Dr. Alvin Plantinga, one of the most important analytic philosophers and winner of the 2017 Templeton Prize for how, as the President of the Templeton Foundation announced, “his scholarship has made theism (the belief in God) a serious option within academic philosophy”, explains why the horrors of Auschwitz are a powerful argument against Darwinian evolution and for the existence of a theistic God:
“Could there really be such a thing as horrifying wickedness if there were no God and we just evolved? I don’t see how. There can be such a thing only if there is a way that rational creatures are supposed to live. A secular way of looking at the world has no place for genuine moral obligation of any sort, and thus no way to say there is such a thing as genuine and appalling wickedness. Accordingly, if you think there really is such a thing as horrifying wickedness, then you have a powerful argument for the reality of God.”

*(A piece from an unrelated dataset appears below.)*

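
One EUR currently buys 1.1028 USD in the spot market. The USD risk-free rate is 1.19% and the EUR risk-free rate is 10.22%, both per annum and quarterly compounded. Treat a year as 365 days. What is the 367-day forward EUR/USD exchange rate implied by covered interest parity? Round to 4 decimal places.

1.0084

By covered interest parity, F = S · (1+r_USD/4)^(4T) / (1+r_EUR/4)^(4T)
= 1.1028 × 1.012019 / 1.106796 = 1.1028 × 0.914368
F = 1.0084 USD per EUR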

C. S. Lewis (1898 – 1963), a giant in Christian apologists who is best known for books like Mere Christianity and movies like The Chronicles of Narnia, explains why the existence of evil pointed him to Jesus Christ:
“My argument against God was the universe seemed cruel and unjust. But how had I got this idea of ‘just’ and ‘unjust’? What was I comparing this universe with when I called it unjust? I could have given up my idea of justice by saying it was nothing but a private idea of my own. But if I did that, my argument against God collapsed – for it depended on saying that the world was really unjust, not simply that it did not happen to please my private fancies. Thus atheism turns out to be too simple.”
As the world remembered the elimination of one of the greatest symbols of evil the world had ever seen, we must also take notice of why we know, through the existence of evil, that the God of the Bible exists.